Closed fenhl closed 6 years ago
There's different normalization rules for foreign names (where CJK character search should work as expected), and different for everything else (where normalization is aggressive, because there are no CJK characters on any Magic cards).
I'm surprised Mu Yanling seems to break the rules, and I sort of wonder if Gatherer won't correct the issue by giving official English spelling anyway.
https://mtg.wtf/artist/_ is a separate issue which indexer should fix. I vaguely recall reporting it as mtgjson bug ages ago.
Fixed "??? drew 5 cards." issue at least. Let's wait for Mu Yanling before we address it, as right now nothing in database cares either way. I'll probably remove CJK stripping just as you propose.

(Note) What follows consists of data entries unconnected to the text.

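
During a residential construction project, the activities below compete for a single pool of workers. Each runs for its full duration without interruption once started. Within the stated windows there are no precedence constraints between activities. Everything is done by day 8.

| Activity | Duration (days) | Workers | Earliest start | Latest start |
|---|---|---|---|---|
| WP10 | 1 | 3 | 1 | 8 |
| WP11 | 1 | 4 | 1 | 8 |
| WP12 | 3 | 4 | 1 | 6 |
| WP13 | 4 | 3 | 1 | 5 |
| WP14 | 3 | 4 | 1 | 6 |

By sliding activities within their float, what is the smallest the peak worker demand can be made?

7

Early-start (WP10@1, WP11@1, WP12@1, WP13@1, WP14@1) gives peak 18: d1:18  d2:11  d3:11  d4:3  d5:0  d6:0  d7:0  d8:0.
Shift WP12→2, WP13→2, WP14→5.
Schedule WP10@1, WP11@1, WP12@2, WP13@2, WP14@5: d1:7  d2:7  d3:7  d4:7  d5:7  d6:4  d7:4  d8:0 — peak 7.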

I speculatively did this https://github.com/taw/magic-search-engine/commit/6035924da1179c057548c72e0b727fa5e621ab14
Does it fix the problem?
You'll want to update the regex in setup_artists!
as well.
Does it work now?
It does!
Nice.
My fork has an issue (fenhl/lore-seeker#1) with a card illustrated by 酩憲: it is grouped together with the 5 cards for which MTG JSON has no artist info. Mu Yanling's artist's name is also written in Hanzi and will have the same issue. Of course, this would be less of a problem if MTG JSON had complete artist info, but even then I still think it would be appropriate to not “normalize” CJK characters into a single underscore.